Книга Лермонтов - Алла Марченко
Шрифт:
Интервал:
Закладка:
Во всяком случае, ни до декабря 1835-го, ни после – ничего «грешного», такого, что могло бы «затмить младые дни» детской его «мадонны», между ними, разумеется, не было. Больше того, если предположить, что Николай Федорович Бахметев, как и князь Лиговский в пьесе, и впрямь застал жену, осмелившуюся принять незнакомого ему гусара и беседующую с ним наедине, станет понятнее и его пожизненная черная ревность[33] к Лермонтову.
Новый год Лермонтов, как и обещался, встретил не в Москве, а в Тарханах, вдвоем с милой бабушкой.
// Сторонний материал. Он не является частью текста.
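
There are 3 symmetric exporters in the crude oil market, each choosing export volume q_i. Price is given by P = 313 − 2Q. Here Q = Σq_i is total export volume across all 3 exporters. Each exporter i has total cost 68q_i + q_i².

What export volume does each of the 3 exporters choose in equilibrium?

24.5

A representative exporter's profit is π_i = q_i(313 − 2Q) − 68q_i − q_i², with Q = q_i + Σ_{j≠i} q_j.
First-order condition: 245 − 6q_i − 2Σ_{j≠i} q_j = 0.
With identical exporters, set every q_j = q: then 245 − 6q − 4q = 0, i.e. q = 245/10 = 24.5.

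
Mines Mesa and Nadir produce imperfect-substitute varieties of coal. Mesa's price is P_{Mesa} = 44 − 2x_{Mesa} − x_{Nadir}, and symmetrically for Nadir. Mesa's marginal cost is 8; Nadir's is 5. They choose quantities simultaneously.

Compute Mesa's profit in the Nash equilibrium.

98

Mine Mesa's profit: π = x_{Mesa}(44 − 2x_{Mesa} − x_{Nadir}) − 8x_{Mesa}.
∂π/∂x_{Mesa} = 36 − 4x_{Mesa} − x_{Nadir} = 0 ⇒ x_{Mesa} = 9 − 0.25x_{Nadir}.
Similarly x_{Nadir} = 9.75 − 0.25x_{Mesa}.
Plugging x_{Nadir} into Mesa's best response: x_{Mesa} = 9 − 0.25(9.75 − 0.25x_{Mesa}) ⇒ 0.9375x_{Mesa} = 6.5625, so x_{Mesa} = 7.
Then x_{Nadir} = 9.75 − 0.25·7 = 8.
P_{Mesa} = 44 − 2·7 − 8 = 22.
Profit = (22 − 8)·7 = 98.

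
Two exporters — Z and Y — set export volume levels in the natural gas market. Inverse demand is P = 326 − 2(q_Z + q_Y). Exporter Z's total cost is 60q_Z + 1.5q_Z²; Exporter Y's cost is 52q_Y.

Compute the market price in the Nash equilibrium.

167.5

Exporter Z's profit: π = q_Z(326 − 2(q_Z + q_Y)) − 60q_Z − 1.5q_Z².
∂π/∂q_Z = 266 − 7q_Z − 2q_Y = 0, so q_Z = 38 − (2/7)q_Y.
For Y: ∂π/∂q_Y = 274 − 4q_Y − 2q_Z = 0 ⇒ q_Y = 68.5 − 0.5q_Z.
Plugging q_Y into Z's best response: q_Z = 38 − (2/7)(68.5 − 0.5q_Z) ⇒ (6/7)q_Z = 129/7, so q_Z = 21.5.
Then q_Y = 68.5 − 0.5·21.5 = 57.75.
Equilibrium price: P = 326 − 2·79.25 = 167.5.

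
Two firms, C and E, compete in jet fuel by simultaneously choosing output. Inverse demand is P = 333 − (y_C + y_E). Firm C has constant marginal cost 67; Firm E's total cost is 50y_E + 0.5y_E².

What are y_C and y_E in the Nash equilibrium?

103, 60

Firm C's profit: π = y_C(333 − (y_C + y_E)) − 67y_C.
∂π/∂y_C = 266 − 2y_C − y_E = 0, so y_C = 133 − 0.5y_E.
For E: ∂π/∂y_E = 283 − 3y_E − y_C = 0 ⇒ y_E = 283/3 − (1/3)y_C.
Plugging y_E into C's best response: y_C = 133 − 0.5(283/3 − (1/3)y_C) ⇒ (5/6)y_C = 515/6, so y_C = 103.
Then y_E = 283/3 − (1/3)·103 = 60.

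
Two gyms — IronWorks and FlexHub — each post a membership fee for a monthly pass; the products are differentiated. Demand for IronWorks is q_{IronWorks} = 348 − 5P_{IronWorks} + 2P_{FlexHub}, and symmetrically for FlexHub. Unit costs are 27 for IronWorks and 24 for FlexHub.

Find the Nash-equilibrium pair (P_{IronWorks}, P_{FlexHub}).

IronWorks's profit: π = (P_{IronWorks} − 27)(348 − 5P_{IronWorks} + 2P_{FlexHub}).
∂π/∂P_{IronWorks} = 483 − 10P_{IronWorks} + 2P_{FlexHub} = 0 ⇒ P_{IronWorks} = 48.3 + 0.2P_{FlexHub}.
Similarly P_{FlexHub} = 46.8 + 0.2P_{IronWorks}.
Solving the two reaction functions simultaneously: (1 − (0.2)(0.2))P_{IronWorks} = 48.3 + 0.2·46.8, so 0.96P_{IronWorks} = 57.66 and P_{IronWorks} = 60.0625.
Then P_{FlexHub} = 46.8 + 0.2·60.0625 = 58.8125.

60.0625, 58.8125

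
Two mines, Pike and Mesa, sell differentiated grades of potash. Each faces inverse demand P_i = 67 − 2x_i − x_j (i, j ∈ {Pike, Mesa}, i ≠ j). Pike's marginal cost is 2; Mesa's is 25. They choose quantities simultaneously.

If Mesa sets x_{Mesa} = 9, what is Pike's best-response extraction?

14

Mine Pike's profit: π = x_{Pike}(67 − 2x_{Pike} − x_{Mesa}) − 2x_{Pike}.
∂π/∂x_{Pike} = 65 − 4x_{Pike} − x_{Mesa} = 0 ⇒ x_{Pike} = 16.25 − 0.25x_{Mesa}.
At x_{Mesa} = 9: x_{Pike} = 16.25 − 0.25·9 = 14.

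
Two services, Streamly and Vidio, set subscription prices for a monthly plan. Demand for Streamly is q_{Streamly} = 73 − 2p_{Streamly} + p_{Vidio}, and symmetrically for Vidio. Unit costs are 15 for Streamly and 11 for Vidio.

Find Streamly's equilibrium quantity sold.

37.6

Streamly's profit: π = (p_{Streamly} − 15)(73 − 2p_{Streamly} + p_{Vidio}).
∂π/∂p_{Streamly} = 103 − 4p_{Streamly} + p_{Vidio} = 0 ⇒ p_{Streamly} = 25.75 + 0.25p_{Vidio}.
Similarly p_{Vidio} = 23.75 + 0.25p_{Streamly}.
Substituting the second reaction function into the first: p_{Streamly} = 25.75 + 0.25(23.75 + 0.25p_{Streamly}), which gives 0.9375p_{Streamly} = 31.6875 ⇒ p_{Streamly} = 33.8.
Then p_{Vidio} = 23.75 + 0.25·33.8 = 32.2.
q_{Streamly} = 73 − 2·33.8 + 32.2 = 37.6.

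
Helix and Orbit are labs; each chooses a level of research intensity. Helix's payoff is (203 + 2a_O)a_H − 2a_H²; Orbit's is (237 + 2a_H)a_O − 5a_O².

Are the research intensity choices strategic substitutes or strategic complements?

Expanding Helix's payoff: 203a_H + 2a_Oa_H − 2a_H².
∂π/∂a_H = 203 + 2a_O − 4a_H = 0, so a_H = 50.75 + 0.5a_O.
The best-response slope da_H/da_O = 0.5 > 0: the reaction function is upward-sloping, so the choices are strategic complements.

strategic complements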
В этот траурный день он никак не мог оставить ее одну. С тех пор, как себя помнил, 1 января они всегда были вместе.
Родственники и даже сестры не одобряли Арсеньеву в отношении внука: пристрастная, всепрощающая любовь не входила в столыпинский кодекс семейственности. Опомнись, мол, Лиза, он же тебя и в грош не ставит! Лиза не обижалась и не возражала. Кабы в грош не ставил, зачем спешил? Мог бы и в Москве Новый год встретить, а он сюда, к ней… Опомнившись от нечаянной радости, Елизавета Алексеевна спохватилась: не поздравила с Рождеством задушевнейшую из подруг, Прасковью Крюкову. Винясь, описала и приезд внука. Письмо это чудом сохранилось:
«Милой и любезнейший друг. Дай Боже вам всего лучшего, а я через 26 лет в первой раз встретила новый год в радости: Миша приехал ко мне накануне нового года. Что я чувствовала, увидя его, я не помню, и была как деревянная, но послала за священником служить благодарный молебен. Тут начала плакать и легче стало».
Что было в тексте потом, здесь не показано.